# Dolly izzzz tired....



## AZfiddler_1996 (Jul 13, 2005)

Dolly is asleep on my arm. I just took a picture and thought I'd share it. She's such a funny bird! 

~Licha


----------



## Lovebirds (Sep 6, 2002)

What a total sweetheart!! So content.........


----------



## FloridaLuv (Dec 19, 2008)

I just love when they are all fluffy and snuggly.....and what a "fitting" book for her to be resting her fuzzy behind on... HOW sweet is that!!!


----------



## mr squeaks (Apr 14, 2005)

GREAT PICTURE, Licha!!

How are things going? How is Popeye?

We all send GREETINGS with

Love, Hugs and Scritches

Shi/Squeaks/Dom/Gimie/Woe


----------



## AZfiddler_1996 (Jul 13, 2005)

Thankies!   She's still there. lol Been sitting on my arm for about 30 minutes now. She's so funny: every time I give her kisses, she just shakes her head from side to side and settles down more comfy. 

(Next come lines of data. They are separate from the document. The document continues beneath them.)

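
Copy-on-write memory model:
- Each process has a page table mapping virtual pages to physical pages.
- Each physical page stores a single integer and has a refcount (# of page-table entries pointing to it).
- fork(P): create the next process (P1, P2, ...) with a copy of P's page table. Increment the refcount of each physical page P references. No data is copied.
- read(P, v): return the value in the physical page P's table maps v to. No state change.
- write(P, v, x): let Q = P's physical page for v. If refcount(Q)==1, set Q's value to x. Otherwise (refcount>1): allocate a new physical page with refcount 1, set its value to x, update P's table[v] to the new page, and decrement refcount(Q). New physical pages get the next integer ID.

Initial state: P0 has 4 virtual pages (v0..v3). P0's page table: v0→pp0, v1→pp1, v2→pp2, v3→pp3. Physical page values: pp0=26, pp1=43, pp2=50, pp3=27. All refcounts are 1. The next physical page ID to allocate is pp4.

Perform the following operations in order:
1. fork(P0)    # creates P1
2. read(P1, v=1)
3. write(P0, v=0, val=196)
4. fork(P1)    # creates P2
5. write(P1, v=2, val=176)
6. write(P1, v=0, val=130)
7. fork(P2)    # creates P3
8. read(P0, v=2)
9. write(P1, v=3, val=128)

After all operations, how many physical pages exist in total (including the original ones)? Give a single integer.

Op 1: fork(P0) -> P1. 4 ppages; refcounts: pp0:2 pp1:2 pp2:2 pp3:2
Op 2: read(P1, v1) -> 43. No state change.
Op 3: write(P0, v0, 196). refcount(pp0)=2>1 -> COPY to pp4. 5 ppages; refcounts: pp0:1 pp1:2 pp2:2 pp3:2 pp4:1
Op 4: fork(P1) -> P2. 5 ppages; refcounts: pp0:2 pp1:3 pp2:3 pp3:3 pp4:1
Op 5: write(P1, v2, 176). refcount(pp2)=3>1 -> COPY to pp5. 6 ppages; refcounts: pp0:2 pp1:3 pp2:2 pp3:3 pp4:1 pp5:1
Op 6: write(P1, v0, 130). refcount(pp0)=2>1 -> COPY to pp6. 7 ppages; refcounts: pp0:1 pp1:3 pp2:2 pp3:3 pp4:1 pp5:1 pp6:1
Op 7: fork(P2) -> P3. 7 ppages; refcounts: pp0:2 pp1:4 pp2:3 pp3:4 pp4:1 pp5:1 pp6:1
Op 8: read(P0, v2) -> 50. No state change.
Op 9: write(P1, v3, 128). refcount(pp3)=4>1 -> COPY to pp7. 8 ppages; refcounts: pp0:2 pp1:4 pp2:3 pp3:3 pp4:1 pp5:1 pp6:1 pp7:1

Answer: 8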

My hand is falling asleep. lol

Jenn, the book was just given to me today. I was sitting here writing the person who gave it to me and Dolly decided to go to sleep right over it. lol Yes, very fitting. 

Alice


----------



## TerriB (Nov 16, 2003)

How considerate of you to provide such a comfy spot for her to nap!


----------



## TheSnipes (Apr 9, 2007)

That is an adorable picture


----------



## tuxedobaby (Sep 9, 2008)

dolly always amazes me,shes a real sweet wee character,always up to something


----------



## Skyeking (Jan 17, 2003)

Dolly is a doll baby!!! Thank you for sharing, and I say that bird is a 10 in cuteness overload rating!


----------



## della (Jan 29, 2009)

That pic makes me want to curl up and sleep myself!


----------



## nbdyuknow (Apr 10, 2007)

What a cutie! She is certainly one happy (and relaxed!) pigeon!

Bill B.


----------



## bluebirdsnfur (Jan 20, 2009)

Awwwww....she wants you to read her a bedtime story  What a sweetie!


----------



## AZfiddler_1996 (Jul 13, 2005)

Thank you all for your nice comments.

Shi, how are you? I've been away for SO long! I miss this place and these wonderful people!

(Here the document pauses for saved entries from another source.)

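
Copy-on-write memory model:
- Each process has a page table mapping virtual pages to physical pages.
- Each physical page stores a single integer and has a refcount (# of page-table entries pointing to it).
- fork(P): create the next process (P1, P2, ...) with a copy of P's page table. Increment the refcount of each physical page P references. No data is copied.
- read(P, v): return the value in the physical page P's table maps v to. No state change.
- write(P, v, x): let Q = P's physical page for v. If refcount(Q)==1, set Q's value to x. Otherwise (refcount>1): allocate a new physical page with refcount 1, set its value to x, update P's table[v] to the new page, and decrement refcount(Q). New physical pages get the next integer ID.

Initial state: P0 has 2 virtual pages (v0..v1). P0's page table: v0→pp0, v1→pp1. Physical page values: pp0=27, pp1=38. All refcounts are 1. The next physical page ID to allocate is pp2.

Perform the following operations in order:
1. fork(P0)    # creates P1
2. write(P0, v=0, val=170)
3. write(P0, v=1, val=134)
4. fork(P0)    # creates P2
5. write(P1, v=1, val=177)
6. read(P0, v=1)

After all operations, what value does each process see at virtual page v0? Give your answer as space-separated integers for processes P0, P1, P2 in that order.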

Popeye is doing the same. He's still in Mexico. He just got beautiful new tail feathers. And promptly ruined them. Silly bird. Popeye is such a fat and soft bird!

Licha


----------



## Pidgey (May 20, 2005)

Dolly's doing just what I do after a triple-cheeseburger!

Pidgey


----------



## mr squeaks (Apr 14, 2005)

Pidgey said:


> Dolly's doing just what I do after a triple-cheeseburger!
> 
> Pidgey


Count your blessings, Pidgelet...relaxing like Dolly would be the BEST scenario...you could end up with cardiac arrest with that meal!! The calories...the fat...the sodium... 

Glad to hear Popeye is still doing well, Licha!!

We are fine...Gimie is laying eggs now...so far, not fertile...just as well. Wanted Squeaks to have a REAL egg to sit on and even hatch...so such luck. Like I need another pij!! 

THINK Woe may be the daddy, but could be Dom, even tho Woe and Gimie share a home together now.

Fur 'n Feathers still an on-going adventure!!

Good to see you posting!

Love, Hugs and Scritches

Shi/Squeaks/Dom/Gimie/WoeBeGone


----------